Galicia es socialmente de derechas, y muchos afirman que es un caso aparte, pero de ahí a admitir como natural que con la que está cayendo consiga una mayoría absoluta holgada solo se explica por la alta abstención.
Entre todos, votantes y abstencionistas activos, pues los pasivos nunca cuentan, estamos consiguiendo que la derecha, la de los recortes, la benefactora de la banca, la que está acabando poco a poco con nuestro estado de bienestar y con nuestras libertades, se convierta de hecho en un poder absoluto y omnímodo, y eso no es bueno ni para nuestro sistema democrático ni para nuestro futuro.
Zapatero pudo equivocarse en algunas de sus decisiones, pero de ahí a castigar sistemáticamente a su partido existe un abismo que cada vez tiene menos explicación, salvo que pensemos que sus votantes han decidido quedarse en casa para siempre, favoreciendo con ello el retroceso democrático de nuestro país. A nuestra clase política no se le castiga con la abstención, sino participando para evitar que todo vaya a peor.

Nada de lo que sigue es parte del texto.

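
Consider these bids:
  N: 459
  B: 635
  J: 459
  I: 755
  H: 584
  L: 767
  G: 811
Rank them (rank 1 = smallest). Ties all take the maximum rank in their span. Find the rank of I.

5

Sorted (ascending): 459, 459, 584, 635, 755, 767, 811
The 2 values of 459 occupy positions 1–2 → each gets rank 2.
I has value 755 → rank 5.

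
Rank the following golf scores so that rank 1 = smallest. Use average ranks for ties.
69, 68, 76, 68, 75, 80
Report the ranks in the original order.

Sorted (ascending): 68, 68, 69, 75, 76, 80
The 2 values of 68 occupy positions 1–2 → average rank (1+2)/2 = 1.5.

3, 1.5, 5, 1.5, 4, 6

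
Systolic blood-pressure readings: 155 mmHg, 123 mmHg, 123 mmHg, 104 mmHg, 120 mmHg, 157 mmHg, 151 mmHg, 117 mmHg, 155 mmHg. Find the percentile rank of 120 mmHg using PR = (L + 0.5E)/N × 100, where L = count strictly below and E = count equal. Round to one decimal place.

N = 9.
Strictly below 120: 2. Equal to 120: 1.
PR = (2 + 0.5·1)/9 × 100 = 27.8

27.8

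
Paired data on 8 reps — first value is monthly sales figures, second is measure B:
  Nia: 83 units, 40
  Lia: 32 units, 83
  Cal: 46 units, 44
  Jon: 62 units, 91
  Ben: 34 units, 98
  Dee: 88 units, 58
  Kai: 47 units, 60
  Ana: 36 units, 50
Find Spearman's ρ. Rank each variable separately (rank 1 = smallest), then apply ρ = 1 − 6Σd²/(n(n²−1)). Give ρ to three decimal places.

-0.405

Ranks of variable 1: 7, 1, 4, 6, 2, 8, 5, 3
Ranks of variable 2: 1, 6, 2, 7, 8, 4, 5, 3
d = r₁ − r₂: 6, -5, 2, -1, -6, 4, 0, 0
d²: 36, 25, 4, 1, 36, 16, 0, 0; Σd² = 118
ρ = 1 − 6·118/(8·63) = 1 − 708/504 = -0.405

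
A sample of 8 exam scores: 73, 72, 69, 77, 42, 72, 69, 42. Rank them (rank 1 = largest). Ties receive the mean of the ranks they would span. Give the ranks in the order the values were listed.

Sorted (descending): 77, 73, 72, 72, 69, 69, 42, 42
The 2 values of 72 occupy positions 3–4 → average rank (3+4)/2 = 3.5.
The 2 values of 69 occupy positions 5–6 → average rank (5+6)/2 = 5.5.
The 2 values of 42 occupy positions 7–8 → average rank (7+8)/2 = 7.5.

2, 3.5, 5.5, 1, 7.5, 3.5, 5.5, 7.5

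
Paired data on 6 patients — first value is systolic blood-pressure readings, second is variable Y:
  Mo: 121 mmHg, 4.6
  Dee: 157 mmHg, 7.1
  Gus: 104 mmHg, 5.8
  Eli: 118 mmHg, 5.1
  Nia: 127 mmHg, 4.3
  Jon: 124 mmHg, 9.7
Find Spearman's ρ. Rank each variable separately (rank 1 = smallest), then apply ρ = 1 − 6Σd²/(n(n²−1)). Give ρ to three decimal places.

0.086

Ranks of variable 1: 3, 6, 1, 2, 5, 4
Ranks of variable 2: 2, 5, 4, 3, 1, 6
d = r₁ − r₂: 1, 1, -3, -1, 4, -2
d²: 1, 1, 9, 1, 16, 4; Σd² = 32
ρ = 1 − 6·32/(6·35) = 1 − 192/210 = 0.086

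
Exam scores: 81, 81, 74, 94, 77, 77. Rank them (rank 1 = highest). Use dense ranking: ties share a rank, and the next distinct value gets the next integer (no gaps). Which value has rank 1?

Sorted (descending): 94, 81, 81, 77, 77, 74
The 2 values of 81 share dense rank 2.
The 2 values of 77 share dense rank 3.
Remaining distinct values take the next consecutive integers.
Rank 1 → value 94.

94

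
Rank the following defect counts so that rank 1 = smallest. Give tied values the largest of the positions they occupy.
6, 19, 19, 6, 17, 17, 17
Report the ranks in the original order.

2, 7, 7, 2, 5, 5, 5

Sorted (ascending): 6, 6, 17, 17, 17, 19, 19
The 2 values of 6 occupy positions 1–2 → each gets rank 2.
The 3 values of 17 occupy positions 3–5 → each gets rank 5.
The 2 values of 19 occupy positions 6–7 → each gets rank 7.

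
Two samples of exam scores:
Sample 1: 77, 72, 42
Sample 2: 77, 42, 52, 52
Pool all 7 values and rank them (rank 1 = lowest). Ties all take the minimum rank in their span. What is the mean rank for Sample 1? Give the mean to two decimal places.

Sorted (ascending): 42, 42, 52, 52, 72, 77, 77
The 2 values of 42 occupy positions 1–2 → each gets rank 1.
The 2 values of 52 occupy positions 3–4 → each gets rank 3.
The 2 values of 77 occupy positions 6–7 → each gets rank 6.
Sample 1 values → pooled ranks: 77→6, 72→5, 42→1
Mean rank = (6 + 5 + 1) / 3 = 4.00

4.00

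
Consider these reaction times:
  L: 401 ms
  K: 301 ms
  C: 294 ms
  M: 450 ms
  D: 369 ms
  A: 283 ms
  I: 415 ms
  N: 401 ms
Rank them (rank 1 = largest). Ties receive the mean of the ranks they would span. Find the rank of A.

Sorted (descending): 450, 415, 401, 401, 369, 301, 294, 283
The 2 values of 401 occupy positions 3–4 → average rank (3+4)/2 = 3.5.
A has value 283 ms → rank 8.

8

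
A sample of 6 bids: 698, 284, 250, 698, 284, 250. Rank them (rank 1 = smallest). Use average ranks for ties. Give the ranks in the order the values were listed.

5.5, 3.5, 1.5, 5.5, 3.5, 1.5

Sorted (ascending): 250, 250, 284, 284, 698, 698
The 2 values of 250 occupy positions 1–2 → average rank (1+2)/2 = 1.5.
The 2 values of 284 occupy positions 3–4 → average rank (3+4)/2 = 3.5.
The 2 values of 698 occupy positions 5–6 → average rank (5+6)/2 = 5.5.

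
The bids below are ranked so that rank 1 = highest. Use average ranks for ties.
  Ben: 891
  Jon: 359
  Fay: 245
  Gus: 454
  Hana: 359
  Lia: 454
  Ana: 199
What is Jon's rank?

4.5

Sorted (descending): 891, 454, 454, 359, 359, 245, 199
The 2 values of 454 occupy positions 2–3 → average rank (2+3)/2 = 2.5.
The 2 values of 359 occupy positions 4–5 → average rank (4+5)/2 = 4.5.
Jon has value 359 → rank 4.5.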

Debo reconocer que la “inteligencia” natural de nuestros políticos de derechas, culpando de todos los males a la izquierda socialista, les está dando pingües beneficios electorales. Pero me pregunto en qué piensan hoy los abstencionistas activos al observar que el poder de la derecha sale fortalecido tras diez meses de mentiras, de engaños y de embustes.
Rajoy es hoy más Rajoy que ayer; con los resultados en Galicia sale envalentonado y reforzado. Sabe que sus políticas de salvajes recortes no le castigan en las urnas, y no le temblará el pulso para firmar nuevos Decretos que acaben con todas las conquistas sociales conseguidas en los últimos treinta años. ¿Queríamos una democracia para esto? Pues sigámonos quedando en casa.
Los votantes socialistas se merecen una colleja, de tanto pensar en como castigar a los suyos acaban apoyando a sus adversarios. y una actitud así cada día resulta menos entendible, salvo que pensemos que el pensamiento mayoritario de los españoles ha cambiado y actualmente su base social es mayoritariamente conservadora.
El Pais Vasco es otra cosa, otra historia muy distinta a Galicia. Gobernando los socialistas se acaba con ETA, y les castigan en las urnas convirtiéndoles en un partido  marginal. Pero eso tiene una lectura diferente, que mejor la dejamos para otro día.